Quickstart Activities

    1. Basics 1: Install Maya 2013 Student edition here

    2. Basics 2: Install autoPack here

    3. Basics 3: Learn the principles of autoPack with some simple Test Scenes:

    4. Start Maya

    5. Open autoPack GUI

        1. Maya's Shelf Tabs: {uPy} tab > Click autoPack icon

    6. View an existing recipe scene using the autoPack GUI

      1. Click and drag on <Synaptic Vesicle> to select <HIV_0.0.1>

        1. The autoPack GUI {Viewer} tab should now read Load an auto/cellPack recipe for: HIV_0.0.1

      2. Click [Construct]

        1. If this is your first time building this scene into this version of Maya on your computer, autoPack will take a few seconds to download the needed geometries from the web to your autoPack cache folder.

        2. After a few moments your scene should have a large HIV particle (half sphere shape) filled with surface proteins, a nucleocapsid, and "cytoplasmic" proteins in the space in between

        3. Use Maya Viewport 2.0 to enhance the scene

          1. If necessary Click in the upper right of the HIV_x_x Viewer GUI palette to float it. Do the same for the autoFill GUI to make your viewport larger.
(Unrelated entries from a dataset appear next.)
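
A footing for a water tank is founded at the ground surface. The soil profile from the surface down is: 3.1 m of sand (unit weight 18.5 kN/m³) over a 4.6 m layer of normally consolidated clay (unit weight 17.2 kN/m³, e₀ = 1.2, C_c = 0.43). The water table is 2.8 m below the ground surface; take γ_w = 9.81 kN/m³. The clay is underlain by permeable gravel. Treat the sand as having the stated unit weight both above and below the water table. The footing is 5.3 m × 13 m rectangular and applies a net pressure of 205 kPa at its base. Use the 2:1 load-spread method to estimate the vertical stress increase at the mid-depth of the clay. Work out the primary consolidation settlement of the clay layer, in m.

S_c ≈ 0.272 m

Mid-depth of clay below the ground surface: z = 3.1 + 4.6/2 = 5.4 m.
Total vertical stress at mid-clay: σ_v = 18.5×3.1 + 17.2×2.3 = 96.91 kPa.
Pore pressure: u = 9.81×(5.4 − 2.8) = 25.506 kPa.
Initial effective stress: σ'_0 = σ_v − u = 96.91 − 25.506 = 71.404 kPa.
Stress increase at mid-clay by the 2:1 spreading method:
Δσ = qBL/((B+z)(L+z)) = 205×5.3×13/((5.3+5.4)(13+5.4)) = 71.742 kPa
Final effective stress: σ'_f = σ'_0 + Δσ = 71.404 + 71.742 = 143.15 kPa.
Normally consolidated clay, so the full stress increment lies on the virgin compression line:
S_c = C_c·H/(1+e₀)·log₁₀(σ'_f/σ'_0) = 0.43×4.6/(1+1.2)×log₁₀(143.15/71.404)
    = 0.89909 × 0.30207 = 0.2716 m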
          2. In the Viewport menu and toolbar:

            1. Click ViewportMenu>View>FrameAll

            2. Click to turn on the High Quality and Textured icons at the top of the viewport

          3. In the HIV_x_x Viewer GUI

            1. Uncheck [ ] Display HistoVolume HIV_x_x

            2. Uncheck [ ] Display Capside Geom

            3. Uncheck [ ] Display Nucleus Geom

        1. In the Viewport, hold option and drag to rotate until you can see the nucleocapsid of the HIV inside of the cut open sphere of the capsid surface proteins

        2. ViewPort Menu: Renderer> check [√]ViewPort2.0

        3. ViewPort Menu: Renderer> ViewPort2.0 []

          1. click the box to the right of "ViewPort2.0" to open Hardwar Renderer 2.0 Setting

          2. Unfold >ScreenSpace Ambient Occlusion

            1. Check [√] Enable

            2. Set Amount to ~2 and adjust the radius to something nice like ~56.

          3. Merry, take it from here- help them rotate, zoom in, pick ideal viewport render settings that the average 2 year old computer can handle, show them how to turn things on and off. Give them some specific task, like animate a camera move to zoom in on one of the spike proteins, etc.

          4. Tomorrow we'll work on something fun and short for the "Filler" Tab like the gradient Spheres

          5. Then we'll hook it with ePMV and/or mMaya to let people change the default molecular geometries

Style format for Merry:

Actions for the user as verbs in bold

Supporting action text in regular font

Descriptions of results or background information in middle grey

[Buttons have brackets]

{Tabs have curly braces}

<Pulldown menus>

[√] Checked CheckBoxes √=optionV on a mac

[ ] Unchecked CheckBoxes

Menu items>Submenu>SubSubMenu: FinallyTheMenuItemToClickOrSelect

I can show you how to format the HTML if you want the nicer numbering instead of Google's nasty <ol style=default>

Build the Outline in regular font first- just hitting return, tab, shift tab to indent the outline or deIndent, then afterwards, format the Bold and grey text... otherwise the HTML gets ugly in Google's crumby builder.